The U.K.'s plans to tighten immigration could hurt small businesses, who can't find local workers as it is and will soon face tough restrictions on hiring from the European Union.
Almost 40% of firms say they've struggled to recruit the right staff in the past year, and more than a third of those say a reason is that U.K. citizens are unwilling to do the jobs, according to the Federation of Small Businesses.
The survey highlights the economic challenge facing Prime Minister Boris Johnson's government as it attempts to take greater control over its borders after Brexit. The nation has long relied on imported labor for jobs such as construction, agriculture and social care, and many firms are ill-prepared for the change.
"Firms want to upskill their workforce, improve productivity and bring through the next generation, but they need support to make that happen," said Mike Cherry, FSB national chairman. "It's critical that we get this new system right, particularly when timeframes are so tight."
With the Brexit transition period due to expire at the end of the year, the U.K. government is proposing using a scorecard system to favor skilled people coming to the country. Among the EU nationals currently in Britain, 70% wouldn't make the cut under the new rules.
While the FSB said a points-based system might work, it also has concerns.

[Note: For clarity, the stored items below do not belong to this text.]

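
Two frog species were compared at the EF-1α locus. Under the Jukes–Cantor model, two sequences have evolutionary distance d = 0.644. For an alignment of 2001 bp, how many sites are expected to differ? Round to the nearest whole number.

865

Invert JC69: p = (3/4)(1 − e^(−4d/3)) = 0.75 × (1 − e^(-0.858667)) = 0.75 × (1 − 0.423727) = 0.432205.
Expected differing sites = pL ≈ 0.432205 × 2001 = 864.842205 ≈ 865.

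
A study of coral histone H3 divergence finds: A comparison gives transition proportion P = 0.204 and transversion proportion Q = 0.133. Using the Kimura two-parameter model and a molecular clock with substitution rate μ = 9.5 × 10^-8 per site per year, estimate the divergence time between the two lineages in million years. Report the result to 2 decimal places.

2.46

Under the Kimura two-parameter model, d = −½ ln(1 − 2P − Q) − ¼ ln(1 − 2Q).
1 − 2P − Q = 0.459, giving −½ ln(0.459) = 0.389353.
1 − 2Q = 0.734, giving −¼ ln(0.734) = 0.077312.
d = 0.389353 + 0.077312 = 0.466665.
Under a molecular clock d = 2μt, so t = d/(2μ) = 0.466665 / (2 × 9.5 × 10^-8) = 2.46 million years.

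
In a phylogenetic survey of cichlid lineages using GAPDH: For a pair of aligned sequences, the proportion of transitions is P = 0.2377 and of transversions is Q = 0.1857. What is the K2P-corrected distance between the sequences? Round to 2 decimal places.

Under the Kimura two-parameter model, d = −½ ln(1 − 2P − Q) − ¼ ln(1 − 2Q).
1 − 2P − Q = 0.3389, giving −½ ln(0.3389) = 0.541025.
1 − 2Q = 0.6286, giving −¼ ln(0.6286) = 0.116065.
d = 0.541025 + 0.116065 = 0.657090.

0.66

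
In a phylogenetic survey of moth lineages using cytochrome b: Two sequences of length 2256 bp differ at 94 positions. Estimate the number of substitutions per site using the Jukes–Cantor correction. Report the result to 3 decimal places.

0.043

p = 94/2256 ≈ 0.041667.
d = −(3/4) ln(1 − 4p/3) = −0.75 ln(1 − 0.055556) = −0.75 ln(0.944444)
  = −0.75 × (-0.057159) = 0.042869 substitutions/site.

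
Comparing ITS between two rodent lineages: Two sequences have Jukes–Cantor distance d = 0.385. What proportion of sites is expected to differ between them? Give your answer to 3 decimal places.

0.301

p = (3/4)(1 − e^(−4d/3)) = 0.75 × (1 − e^(-0.513333)) = 0.75 × (1 − 0.598497) = 0.301127.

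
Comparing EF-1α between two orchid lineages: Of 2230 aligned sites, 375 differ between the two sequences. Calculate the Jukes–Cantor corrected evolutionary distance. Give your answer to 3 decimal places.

p = 375/2230 ≈ 0.168161.
d = −(3/4) ln(1 − 4p/3) = −0.75 ln(1 − 0.224215) = −0.75 ln(0.775785)
  = −0.75 × (-0.253880) = 0.190410 substitutions/site.

0.190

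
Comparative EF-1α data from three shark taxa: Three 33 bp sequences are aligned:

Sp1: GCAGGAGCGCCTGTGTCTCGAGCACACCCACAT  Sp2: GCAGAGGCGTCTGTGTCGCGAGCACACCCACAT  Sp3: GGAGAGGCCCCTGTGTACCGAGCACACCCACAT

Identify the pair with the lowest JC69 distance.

Sp1 and Sp2

Sp1–Sp2: 4/33 differ, p = 0.121, d = 0.132.
Sp1–Sp3: 6/33 differ, p = 0.182, d = 0.208.
Sp2–Sp3: 5/33 differ, p = 0.152, d = 0.169.
The smallest distance is between Sp1 and Sp2.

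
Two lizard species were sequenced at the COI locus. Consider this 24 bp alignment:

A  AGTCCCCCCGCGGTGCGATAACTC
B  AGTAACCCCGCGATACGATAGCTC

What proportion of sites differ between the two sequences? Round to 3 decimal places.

0.208

The sequences differ at 5 of 24 positions (sites 4, 5, 13, 15, 21).
p = 5/24 = 0.208333… ≈ 0.208 (to 3 d.p.).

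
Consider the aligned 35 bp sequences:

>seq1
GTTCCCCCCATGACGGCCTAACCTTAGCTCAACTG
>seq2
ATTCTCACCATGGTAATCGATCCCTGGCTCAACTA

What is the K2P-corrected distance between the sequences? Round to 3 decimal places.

0.582

Of 35 sites, 10 differences are transitions and 3 are transversions, so P = 10/35 ≈ 0.285714 and Q = 3/35 ≈ 0.085714.
Under the Kimura two-parameter model, d = −½ ln(1 − 2P − Q) − ¼ ln(1 − 2Q).
1 − 2P − Q = 0.342858, giving −½ ln(0.342858) = 0.535219.
1 − 2Q = 0.828572, giving −¼ ln(0.828572) = 0.047013.
d = 0.535219 + 0.047013 = 0.582232.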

Locals may not be able to fill in, hiring foreigners may become too expensive and there will be a bigger administrative burden for companies that have never filed immigration paperwork before.
Nearly half of companies in the survey said they can't afford the fees that will be levied on them for employing EU staff. That charge, currently applied to non-EU workers, can exceed 3,000 pounds ($4,000).
The changes give little time to adapt for businesses that have long relied on the free flow of people from the EU.
Small businesses should be allocated funds for training and new technologies, Cherry said. That could prove key in addressing the lack of efficiency in the economy.
In 2018, gains in U.K. output per hour were almost 20% below their pre-crisis trend. Economists say that the increasing use of artificial intelligence will help, but it has yet to have much of an impact.